In Killswitch, Joel Shepherd continues what some may consider an examination of humanity as Cassandra (Sandy) Kresnov continues to defend her adopted nation/world and kick ass.  Sandy represents a lot of things to different people, a defender and good soldier to some.  To others, a threat an affront to humanity and symbol of everything that is wrong with her adopted world of Callay. 


Shepherd picks up the action in Sandy’s life two years after the events of Breakaway, Sandy is more entrenched in her role as security director and she has been able to reconnect with her friend Rhian. Though quite a distance from Earth, Callay is under siege by a group of military zealots from Earth loyal to the old ways, who are essentially placing Callay under lockdown.  This is the external problem facing the world of Cally.  Paralleling this larger threat is the threat to Sandy on an individual level.  It seems a killswitch has been discovered by someone close to one of her original programmers.  The killswithch essentially, when triggered, will obliterate Sandy’s head.  The once nigh-invincible Sandy now has the threat of death hanging over her pretty head.

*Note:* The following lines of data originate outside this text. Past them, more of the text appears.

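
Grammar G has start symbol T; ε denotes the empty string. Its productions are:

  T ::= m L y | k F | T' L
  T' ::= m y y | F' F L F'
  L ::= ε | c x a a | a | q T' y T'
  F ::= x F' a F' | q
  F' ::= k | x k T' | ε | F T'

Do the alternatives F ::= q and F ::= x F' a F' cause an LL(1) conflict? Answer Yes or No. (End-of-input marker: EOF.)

No

FIRST(q) = { q } and FIRST(x F' a F') = { x }.
The FIRST sets are disjoint and neither alternative is nullable — no conflict.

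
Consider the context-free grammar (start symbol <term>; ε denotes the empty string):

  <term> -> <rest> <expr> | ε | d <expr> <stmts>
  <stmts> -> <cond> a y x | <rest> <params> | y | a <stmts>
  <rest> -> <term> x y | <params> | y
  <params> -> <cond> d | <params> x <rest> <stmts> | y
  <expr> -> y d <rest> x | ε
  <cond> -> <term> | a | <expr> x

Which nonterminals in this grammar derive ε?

{ <cond>, <expr>, <term> }

Directly nullable (have an ε-production): <term>, <expr>.
<cond> -> <term> with every symbol nullable, so <cond> is nullable.
No other nonterminal has a production whose RHS symbols are all nullable.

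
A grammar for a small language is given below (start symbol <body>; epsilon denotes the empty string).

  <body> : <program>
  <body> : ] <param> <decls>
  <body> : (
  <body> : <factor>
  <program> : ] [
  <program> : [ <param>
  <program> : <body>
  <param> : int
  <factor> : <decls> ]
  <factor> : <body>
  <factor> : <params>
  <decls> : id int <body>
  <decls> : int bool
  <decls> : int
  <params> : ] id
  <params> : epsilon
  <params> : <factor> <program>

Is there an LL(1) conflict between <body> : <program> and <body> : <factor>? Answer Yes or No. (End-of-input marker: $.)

Yes

FIRST(<program>) = { (, [, ], id, int, epsilon } and FIRST(<factor>) = { (, [, ], id, int, epsilon }.
Both contain (, so the two alternatives are not disjoint — LL(1) conflict.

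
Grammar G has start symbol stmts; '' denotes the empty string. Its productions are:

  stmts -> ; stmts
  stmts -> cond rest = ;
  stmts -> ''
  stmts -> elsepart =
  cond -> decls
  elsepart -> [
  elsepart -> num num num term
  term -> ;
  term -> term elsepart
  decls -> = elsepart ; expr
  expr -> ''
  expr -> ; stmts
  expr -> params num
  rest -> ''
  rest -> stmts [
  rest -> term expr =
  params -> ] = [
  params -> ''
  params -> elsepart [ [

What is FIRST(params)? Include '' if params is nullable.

params -> ] = [ contributes {]}.
params -> '' contributes ''.
From params -> elsepart [ [: add FIRST(elsepart) = { [, num }.
Union: FIRST(params) = { [, ], num, '' }.

{ [, ], num, '' }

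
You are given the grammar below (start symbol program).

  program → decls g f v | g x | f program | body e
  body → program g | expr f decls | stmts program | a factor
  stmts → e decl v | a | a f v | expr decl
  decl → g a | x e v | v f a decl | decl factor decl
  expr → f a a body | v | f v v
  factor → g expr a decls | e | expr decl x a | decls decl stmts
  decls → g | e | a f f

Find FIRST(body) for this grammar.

From body → program g: add FIRST(program) = { a, e, f, g, v }.
From body → expr f decls: add FIRST(expr) = { f, v }.
From body → stmts program: add FIRST(stmts) = { a, e, f, v }.
body → a factor contributes {a}.
Union: FIRST(body) = { a, e, f, g, v }.

{ a, e, f, g, v }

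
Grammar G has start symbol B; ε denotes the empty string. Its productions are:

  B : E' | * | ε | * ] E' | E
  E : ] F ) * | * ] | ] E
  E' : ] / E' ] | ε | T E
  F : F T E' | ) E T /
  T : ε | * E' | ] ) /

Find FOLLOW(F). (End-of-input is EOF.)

In E : ] F ) *: add FIRST() *) = { ) }.
In F : F T E': add FIRST(T E')\{ε} = { *, ] }.
  Since T E' is nullable, also add FOLLOW(F) = { ), *, ] }.
Union: FOLLOW(F) = { ), *, ] }.

{ ), *, ] }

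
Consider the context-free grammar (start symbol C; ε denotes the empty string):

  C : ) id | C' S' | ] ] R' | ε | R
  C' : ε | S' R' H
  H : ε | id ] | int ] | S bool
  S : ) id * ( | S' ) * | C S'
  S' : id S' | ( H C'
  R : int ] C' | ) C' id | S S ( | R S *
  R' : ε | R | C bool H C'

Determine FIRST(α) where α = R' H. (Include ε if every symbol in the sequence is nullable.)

{ (, ), ], bool, id, int, ε }

Add FIRST(R')\{ε} = { (, ), ], bool, id, int }; R' is nullable, continue.
Add FIRST(H)\{ε} = { (, ), ], id, int }; H is nullable, continue.
Every symbol is nullable, so include ε.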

In the previous two volumes, Sandy’s enemies were more of a collective rather than a true opposite number.  Shepherd changes that in Killswitch, with the introduction of Jane – the Bizarro to Sandy’s Superman.  This I thought presented a great sense of Sandy’s story continuing to evolve and Shepherd not just repainting-by-numbers the stories he told in the previous volumes. In the previous volumes, Sandy didn’t really have a physical threat, nor did she have a real threat of “death.”  With the Killswitch and Jane, Shepherd again shakes up the status quo.


I don’t think this final (for now) entry in the Cassandra Kresnov chronicles was quite as even as its two predecessors. The scenes without Sandy weren’t quite as enthralling, even if the characters were talking about her. However, some of the action-less oriented scenes, particularly those involving discussions between Sandy and Jane, provided the most thought-provoking and compelling scenes in the book.  In these conversations, Sandy sees her true fears; indeed she sees in Jane what everyone fears she is – a cold, emotionless killing machine. 

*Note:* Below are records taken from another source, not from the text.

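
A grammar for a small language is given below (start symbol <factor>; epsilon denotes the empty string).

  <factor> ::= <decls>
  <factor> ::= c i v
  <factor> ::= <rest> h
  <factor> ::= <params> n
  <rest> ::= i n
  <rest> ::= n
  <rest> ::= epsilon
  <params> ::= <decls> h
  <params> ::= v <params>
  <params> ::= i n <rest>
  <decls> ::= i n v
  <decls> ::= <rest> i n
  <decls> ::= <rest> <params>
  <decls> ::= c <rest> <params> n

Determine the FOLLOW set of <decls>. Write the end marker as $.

{ $, h }

In <factor> ::= <decls>: <decls> is at the end, add FOLLOW(<factor>) = { $ }.
In <params> ::= <decls> h: add FIRST(h) = { h }.
Union: FOLLOW(<decls>) = { $, h }.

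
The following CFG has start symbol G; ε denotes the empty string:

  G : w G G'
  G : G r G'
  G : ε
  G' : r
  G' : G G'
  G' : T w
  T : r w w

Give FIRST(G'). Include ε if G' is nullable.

G' : r contributes {r}.
From G' : G G': G nullable, take FIRST(G) ∪ FIRST(G') = { r, w }.
From G' : T w: add FIRST(T) = { r }.
Union: FIRST(G') = { r, w }.

{ r, w }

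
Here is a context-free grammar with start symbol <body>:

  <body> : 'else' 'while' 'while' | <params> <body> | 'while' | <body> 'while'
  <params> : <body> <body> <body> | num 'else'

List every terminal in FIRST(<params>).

From <params> : <body> <body> <body>: add FIRST(<body>) = { 'else', 'while', num }.
<params> : num 'else' contributes {num}.
Union: FIRST(<params>) = { 'else', 'while', num }.

{ 'else', 'while', num }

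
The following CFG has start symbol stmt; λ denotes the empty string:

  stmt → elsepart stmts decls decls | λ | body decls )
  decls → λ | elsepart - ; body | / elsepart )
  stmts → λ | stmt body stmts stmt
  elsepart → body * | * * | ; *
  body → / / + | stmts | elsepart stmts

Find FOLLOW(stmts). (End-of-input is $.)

{ $, ), *, /, ; }

In stmt → elsepart stmts decls decls: add FIRST(decls decls)\{λ} = { ), *, /, ; }.
  Since decls decls is nullable, also add FOLLOW(stmt) = { $, ), *, /, ; }.
In stmts → stmt body stmts stmt: add FIRST(stmt)\{λ} = { ), *, /, ; }.
  Since stmt is nullable, also add FOLLOW(stmts) = { $, ), *, /, ; }.
In body → stmts: stmts is at the end, add FOLLOW(body) = { $, ), *, /, ; }.
In body → elsepart stmts: stmts is at the end, add FOLLOW(body) = { $, ), *, /, ; }.
Union: FOLLOW(stmts) = { $, ), *, /, ; }.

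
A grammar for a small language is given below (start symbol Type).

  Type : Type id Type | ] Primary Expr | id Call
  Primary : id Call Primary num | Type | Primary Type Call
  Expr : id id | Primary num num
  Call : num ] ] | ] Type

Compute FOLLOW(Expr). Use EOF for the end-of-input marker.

In Type : ] Primary Expr: Expr is at the end, add FOLLOW(Type) = { EOF, ], id, num }.
Union: FOLLOW(Expr) = { EOF, ], id, num }.

{ EOF, ], id, num }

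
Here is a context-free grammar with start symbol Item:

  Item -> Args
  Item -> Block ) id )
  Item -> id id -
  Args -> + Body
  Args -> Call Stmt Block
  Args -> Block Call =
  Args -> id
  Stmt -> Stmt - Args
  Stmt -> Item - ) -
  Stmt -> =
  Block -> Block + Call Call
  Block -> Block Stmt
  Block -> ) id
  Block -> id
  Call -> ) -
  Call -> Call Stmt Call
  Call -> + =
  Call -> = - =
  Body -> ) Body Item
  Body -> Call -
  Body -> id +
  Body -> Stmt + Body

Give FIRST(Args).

{ ), +, =, id }

Args -> + Body contributes {+}.
From Args -> Call Stmt Block: add FIRST(Call) = { ), +, = }.
From Args -> Block Call =: add FIRST(Block) = { ), id }.
Args -> id contributes {id}.
Union: FIRST(Args) = { ), +, =, id }.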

I also found the political maneuvering to parallel the action very well, much like the previous two volumes.  Shepherd’s adept hand at balancing these two differently flavored adrenaline inducing types of scenes continues to be a strong point in his writing. Another strength that comes to the fore in Killswitch is that Shepherd doesn’t offer easy answers to his character’s problems.  The relationship between Vanessa Rice and Sandy has been both intense and a walk across eggshells.  Although these two do try to confront the tension between them, it doesn’t fully become resolved.  I found this to be somewhat refreshing. 


With this trilogy complete, Shepherd has proven his ability to deliver politically and action charged science fiction.  Though at times the books are a little uneven, the books stand well together as good action-packed Science Fiction. Kresnov is a strong character and a very human non-human character at that.  Killswitch is a nice ending to the trilogy and a culmination of Sandy’s journey.